En 2017, le parlement portugais a même soutenu une tentative de construction d’un pont entre Alcoutim et Sanlúcar de Guadiana en Espagne, décrite à l’époque comme «un objectif de longue date des résidents des deux côtés du fleuve».

Mais des années ont passé et le projet a été laissé à plusieurs reprises en veilleuse.

Cela pourrait enfin changer maintenant que le projet a été inclus dans le plan de relance et de résilience du pays, qui doit faire l’objet d’une consultation publique avant d’être envoyé à Bruxelles pour approbation.

Selon le maire, il s’agit d’un nouveau «niveau d’engagement» qui jusqu’à présent n’avait pas été pris.

«Ce sera la réalisation d’un rêve pour de nombreuses personnes.
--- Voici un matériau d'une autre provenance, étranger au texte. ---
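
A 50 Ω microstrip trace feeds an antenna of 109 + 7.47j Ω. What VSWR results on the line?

VSWR ≈ 2.19

Γ = (Z_L − Z_0)/(Z_L + Z_0) = (59 + j7.47)/(159 + j7.47)
|Γ| = 59.5/159 = 0.374
VSWR = (1 + |Γ|)/(1 − |Γ|) = 1.37/0.626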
Nous attendons ce pont depuis de nombreuses années », a-t-il déclaré à l’agence de presse Lusa, ajoutant qu’un deuxième pont entre l’Algarve et l’Espagne serait important pour le« développement stratégique »de la région.

Le maire a expliqué que le pont pourrait stimuler le développement d’Alcoutim, l’une des municipalités du Portugal les plus touchées par la désertification, ainsi que les zones intérieures «souvent négligées» de l’Est de l’Algarve. Actuellement, le seul pont entre la région et l’Espagne est situé à 40 kilomètres au sud d’Alcoutim (Ponte do Guadiana).

«Ce serait une manière de corriger les inégalités entre les zones côtières et intérieures», a déclaré le maire.

Rapports Lusa, la commission de développement régional de l’Algarve (CCDR Algarve) a été chargée de développer le projet. Alors que le maire a déclaré qu’il avait «une confiance totale» dans la capacité de l’entité à donner suite au plan, il a suggéré que l’autorité portugaise des infrastructures (IP) «aurait pu être mieux préparée» à le gérer.

Gonçalves est également convaincu que les accords transfrontaliers avec l’Espagne seront couronnés de succès, car il dit que les commentaires des entretiens avec les autorités espagnoles au fil des ans ont été positifs.

«Il y a de la volonté. Sans l’accord des deux parties, le projet serait difficile à réaliser », a-t-il admis.